New book: Blood and Ice, by Robert Masello ’74 (Bantam Dell)
The author: A journalist, TV writer, and author of both nonfiction and fiction books, Masello has written about the occult (Fallen Angles … and Spirits of the Dark), aspects of the writing life (Robert’s Rules of Writing), and supernatural thrillers (Bestiary and Vigil) that mix past and present. His latest page-turner, Blood and Ice, was released in July in paperback.

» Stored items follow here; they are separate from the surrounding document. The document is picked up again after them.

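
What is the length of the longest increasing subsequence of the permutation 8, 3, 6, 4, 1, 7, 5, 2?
3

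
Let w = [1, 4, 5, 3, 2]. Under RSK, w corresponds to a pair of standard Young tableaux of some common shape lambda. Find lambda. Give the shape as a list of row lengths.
RSK row insertion gives P = [[1, 2, 5], [3], [4]], which has shape [3, 1, 1].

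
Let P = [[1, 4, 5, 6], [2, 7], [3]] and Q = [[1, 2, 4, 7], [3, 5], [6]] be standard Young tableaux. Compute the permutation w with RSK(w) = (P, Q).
3 4 2 7 5 1 6

Reverse the RSK construction: for i from n down to 1, find the cell of Q containing i, remove the entry at that cell from P, and reverse-bump it up through P; the value ejected from row 1 is w(i).

Step i=7: Q has 7 at row 1, column 4; remove that cell from P, ejecting 6. So w(7) = 6. P is now [[1, 4, 5], [2, 7], [3]].
Step i=6: Q has 6 at row 3, column 1; remove 3 from row 3 of P and reverse-bump: 3 enters row 2 and ejects 2; 2 enters row 1 and ejects 1. So w(6) = 1. P is now [[2, 4, 5], [3, 7]].
Step i=5: Q has 5 at row 2, column 2; remove 7 from row 2 of P and reverse-bump: 7 enters row 1 and ejects 5. So w(5) = 5. P is now [[2, 4, 7], [3]].
Step i=4: Q has 4 at row 1, column 3; remove that cell from P, ejecting 7. So w(4) = 7. P is now [[2, 4], [3]].
Step i=3: Q has 3 at row 2, column 1; remove 3 from row 2 of P and reverse-bump: 3 enters row 1 and ejects 2. So w(3) = 2. P is now [[3, 4]].
Step i=2: Q has 2 at row 1, column 2; remove that cell from P, ejecting 4. So w(2) = 4. P is now [[3]].
Step i=1: Q has 1 at row 1, column 1; remove that cell from P, ejecting 3. So w(1) = 3. P is now [].

So w = 3 4 2 7 5 1 6.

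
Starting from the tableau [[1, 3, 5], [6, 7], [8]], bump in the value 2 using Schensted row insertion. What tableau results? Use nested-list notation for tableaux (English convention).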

The plot: The novel opens with a mysterious pair, Sinclair Copley and Eleanor Ames, a soldier and nurse, on a British ship in the Southern Ocean in 1856. Accused of murder, they are chained together and dropped overboard. Flash forward to the present day. Travel writer, Michael Wilde, who has suffered a tragedy, finds the energy to get back to work covering a story about a research station in the South Pole. While on a dive, he finds a man and woman bound in chains and sealed in a block of ice. Beside them is a chest filled with disturbing cargo. The novel follows Wilde’s search to unravel the mystery of the couple and takes readers from the battlefields of the Crimean War to Victorian England and the depths of the Southern Ocean.
Opening lines: “Sinclair bent low over the wooden bunk where Eleanor lay. Though she was snugly wrapped in his greatcoat and buried under every blanket and sheet he could lay his hands on, her teeth still chattered and her breath fogged in the dank, freezing air. By the flickering light of the oil lamp, he could see that her eyes were rolling up under her lids, and her face was as white and cold as the ice that had surrounded the ship for weeks.”
Reviews: When the hardcover was released last year, The Times of London called it a “winner, made for Hollywood. … The ingredients of vampirism, doomed romance, and Antarctic adventure are too seductive to resist.” Booklist called Blood and Ice “stylishly written, with a well-crafted story and a cast of vividly realized characters” and at its heart “a love story, a tale of devotion and sacrifice and survival against astronomical odds.”